Votar por Valencia significa elegir la certeza del pasado: un orden conocido, injusto y perfectamente funcional para quienes ocupan la cima. Votar por De la Espriella implica apostar por el caos del subsuelo mafioso disfrazado de autoridad: la fantasía de la mano dura ejercida por quien jamás ha rendido cuentas sobre sus propias ejecutorias. Votar por Cepeda supone aceptar la incomodidad del cambio real: más lento, más difícil y permanentemente amenazado por los poderes establecidos, pero también el único proyecto que no carga con el peso completo de dos siglos de deuda histórica.
Los tres candidatos son, en el fondo, hijos legítimos de Colombia. Valencia expresa la persistencia de una aristocracia que sabe reciclarse sin desaparecer.
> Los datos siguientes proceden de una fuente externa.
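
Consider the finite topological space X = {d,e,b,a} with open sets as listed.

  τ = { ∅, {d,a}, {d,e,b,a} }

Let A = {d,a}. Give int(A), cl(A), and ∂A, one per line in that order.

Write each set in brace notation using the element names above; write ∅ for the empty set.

interior: largest open inside A is {d,a} (from ∅, {d,a})
cl via duality: int({e,b}) = ∅, so X∖∅ = {d,e,b,a}
cl∖int = {e,b}

int(A) = {d,a}
cl(A)  = {d,e,b,a}
∂A     = {e,b}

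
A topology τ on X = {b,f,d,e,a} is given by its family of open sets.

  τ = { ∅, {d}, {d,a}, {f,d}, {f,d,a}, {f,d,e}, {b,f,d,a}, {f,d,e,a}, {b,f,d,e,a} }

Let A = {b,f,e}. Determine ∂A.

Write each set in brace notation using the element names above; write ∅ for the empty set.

{b,f,e}

U open, U⊆A: ∅. int(A) = ⋃ = ∅
X∖A={d,a}, int(X∖A)={d,a}, hence cl(A)={b,f,e}
∂A: remove int from cl → {b,f,e}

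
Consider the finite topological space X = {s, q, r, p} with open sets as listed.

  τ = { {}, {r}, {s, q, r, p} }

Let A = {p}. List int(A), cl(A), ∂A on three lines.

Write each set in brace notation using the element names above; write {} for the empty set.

int(A) = {}
cl(A)  = {s, q, p}
∂A     = {s, q, p}

opens ⊆ A: {}; union → int = {}
complement {s, q, r}; its interior {r}; cl(A) = X∖{r} = {s, q, p}
boundary = {s, q, p} ∖ {} = {s, q, p}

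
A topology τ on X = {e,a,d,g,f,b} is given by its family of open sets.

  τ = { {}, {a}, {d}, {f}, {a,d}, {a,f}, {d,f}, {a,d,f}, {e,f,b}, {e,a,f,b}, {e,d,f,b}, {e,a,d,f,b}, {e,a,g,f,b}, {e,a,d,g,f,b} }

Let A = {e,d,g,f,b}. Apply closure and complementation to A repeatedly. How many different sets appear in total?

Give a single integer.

cl via duality: int({a}) = {a}, so X∖{a} = {e,d,g,f,b}
Write k for closure, c for complement:
  1. A     = {e,d,g,f,b}
  2. cA    = {a}
  3. kcA   = {a,g}
  4. ckcA  = {e,d,f,b}
applying k or c yields no new set

4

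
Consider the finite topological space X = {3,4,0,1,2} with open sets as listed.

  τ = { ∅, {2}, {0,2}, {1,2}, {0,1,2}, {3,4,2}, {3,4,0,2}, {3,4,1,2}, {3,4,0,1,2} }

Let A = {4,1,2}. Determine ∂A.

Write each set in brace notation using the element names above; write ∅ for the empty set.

U open, U⊆A: ∅, {2}, {1,2}. int(A) = ⋃ = {1,2}
X∖A={3,0}, int(X∖A)=∅, hence cl(A)={3,4,0,1,2}
∂A: remove int from cl → {3,4,0}

{3,4,0}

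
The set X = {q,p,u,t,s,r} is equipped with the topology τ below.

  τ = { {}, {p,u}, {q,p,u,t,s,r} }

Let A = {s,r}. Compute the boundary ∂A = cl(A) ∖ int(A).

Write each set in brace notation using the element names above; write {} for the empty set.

interior: largest open inside A is {} (from {})
cl via duality: int({q,p,u,t}) = {p,u}, so X∖{p,u} = {q,t,s,r}
cl∖int = {q,t,s,r}

{q,t,s,r}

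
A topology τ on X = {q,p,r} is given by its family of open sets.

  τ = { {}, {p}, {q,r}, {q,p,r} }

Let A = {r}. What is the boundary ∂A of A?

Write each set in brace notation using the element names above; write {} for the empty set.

interior: largest open inside A is {} (from {})
cl via duality: int({q,p}) = {p}, so X∖{p} = {q,r}
cl∖int = {q,r}

{q,r}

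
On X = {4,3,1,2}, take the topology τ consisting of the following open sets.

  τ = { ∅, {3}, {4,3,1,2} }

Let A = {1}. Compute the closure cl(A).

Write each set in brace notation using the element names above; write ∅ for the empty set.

{4,1,2}

cl via duality: int({4,3,2}) = {3}, so X∖{3} = {4,1,2}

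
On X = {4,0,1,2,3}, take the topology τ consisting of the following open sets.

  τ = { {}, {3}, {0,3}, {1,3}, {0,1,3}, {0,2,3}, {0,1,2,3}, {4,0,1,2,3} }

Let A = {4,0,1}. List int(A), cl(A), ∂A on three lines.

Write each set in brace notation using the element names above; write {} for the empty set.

U open, U⊆A: {}. int(A) = ⋃ = {}
X∖A={2,3}, int(X∖A)={3}, hence cl(A)={4,0,1,2}
∂A: remove int from cl → {4,0,1,2}

int(A) = {}
cl(A)  = {4,0,1,2}
∂A     = {4,0,1,2}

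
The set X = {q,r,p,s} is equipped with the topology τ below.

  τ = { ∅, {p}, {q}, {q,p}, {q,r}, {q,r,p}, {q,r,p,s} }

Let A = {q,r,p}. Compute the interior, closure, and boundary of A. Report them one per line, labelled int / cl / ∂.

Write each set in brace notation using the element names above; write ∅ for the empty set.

U open, U⊆A: ∅, {q}, {p}, {q,r}, {q,p}, {q,r,p}. int(A) = ⋃ = {q,r,p}
X∖A={s}, int(X∖A)=∅, hence cl(A)={q,r,p,s}
∂A: remove int from cl → {s}

int(A) = {q,r,p}
cl(A)  = {q,r,p,s}
∂A     = {s}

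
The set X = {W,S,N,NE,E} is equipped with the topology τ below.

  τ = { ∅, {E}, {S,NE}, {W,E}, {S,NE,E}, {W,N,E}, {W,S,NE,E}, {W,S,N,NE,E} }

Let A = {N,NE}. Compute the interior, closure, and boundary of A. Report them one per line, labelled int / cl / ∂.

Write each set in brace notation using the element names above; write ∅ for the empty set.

int(A) = ∅
cl(A)  = {S,N,NE}
∂A     = {S,N,NE}

opens ⊆ A: ∅; union → int = ∅
complement {W,S,E}; its interior {W,E}; cl(A) = X∖{W,E} = {S,N,NE}
boundary = {S,N,NE} ∖ ∅ = {S,N,NE}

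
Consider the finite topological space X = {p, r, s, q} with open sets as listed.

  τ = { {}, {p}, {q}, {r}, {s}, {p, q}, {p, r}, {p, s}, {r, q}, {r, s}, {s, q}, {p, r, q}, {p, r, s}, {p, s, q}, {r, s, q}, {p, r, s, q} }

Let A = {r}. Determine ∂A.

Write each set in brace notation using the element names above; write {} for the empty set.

opens ⊆ A: {}, {r}; union → int = {r}
complement {p, s, q}; its interior {p, s, q}; cl(A) = X∖{p, s, q} = {r}
boundary = {r} ∖ {r} = {}

{}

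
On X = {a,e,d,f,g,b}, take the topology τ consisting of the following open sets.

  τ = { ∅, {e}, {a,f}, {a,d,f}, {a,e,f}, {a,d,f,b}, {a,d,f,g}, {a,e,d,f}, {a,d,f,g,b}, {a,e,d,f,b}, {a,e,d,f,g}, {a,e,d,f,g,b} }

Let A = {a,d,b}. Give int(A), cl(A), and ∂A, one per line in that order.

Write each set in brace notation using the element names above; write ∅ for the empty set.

open subsets of A: ∅; so int(A) = ∅
closure: X∖int(X∖A) = X∖{e} = {a,d,f,g,b}
∂A = {a,d,f,g,b} minus ∅ = {a,d,f,g,b}

int(A) = ∅
cl(A)  = {a,d,f,g,b}
∂A     = {a,d,f,g,b}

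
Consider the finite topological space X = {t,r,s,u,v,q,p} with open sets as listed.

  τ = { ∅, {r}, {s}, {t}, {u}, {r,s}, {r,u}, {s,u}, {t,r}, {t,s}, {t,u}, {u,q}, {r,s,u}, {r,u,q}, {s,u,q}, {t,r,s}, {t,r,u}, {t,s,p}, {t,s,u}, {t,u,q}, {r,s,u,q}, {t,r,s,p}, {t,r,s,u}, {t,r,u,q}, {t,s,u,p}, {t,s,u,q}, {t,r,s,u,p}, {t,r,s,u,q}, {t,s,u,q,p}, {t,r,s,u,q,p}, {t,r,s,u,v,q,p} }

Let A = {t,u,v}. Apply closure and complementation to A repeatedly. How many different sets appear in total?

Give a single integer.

cl via duality: int({r,s,q,p}) = {r,s}, so X∖{r,s} = {t,u,v,q,p}
Write k for closure, c for complement:
  1. A     = {t,u,v}
  2. kA    = {t,u,v,q,p}
  3. cA    = {r,s,q,p}
  4. ckA   = {r,s}
  5. kcA   = {r,s,v,q,p}
  6. kckA  = {r,s,v,p}
  7. ckcA  = {t,u}
  8. ckckA = {t,u,q}
applying k or c yields no new set

8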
De la Espriella encarna la fascinación nacional por el patrón, por el capataz fuerte, violento, ventajoso y sin escrúpulos. Cepeda representa la obstinación ética de quienes sobreviven a la violencia sin renunciar a la posibilidad de justicia. Ninguno existe fuera del sistema: todos son producto de sus fracturas.
Colombia no necesita más espejos que le devuelvan la misma imagen de siempre. Necesita, por fin, uno capaz de decir la verdad. Y el próximo 31 de mayo, cada colombiano —con un lapicero en la mano, la mirada fija en el tarjetón y el peso de su conciencia latiendo en silencio— decidirá si continúa refugiándose en el espejo cómodo del miedo y la costumbre, o si se atreve a mirar ese otro reflejo donde aparece el país que todavía podría llegar a ser cuando deje, de una vez por todas, de temerle a sí mismo.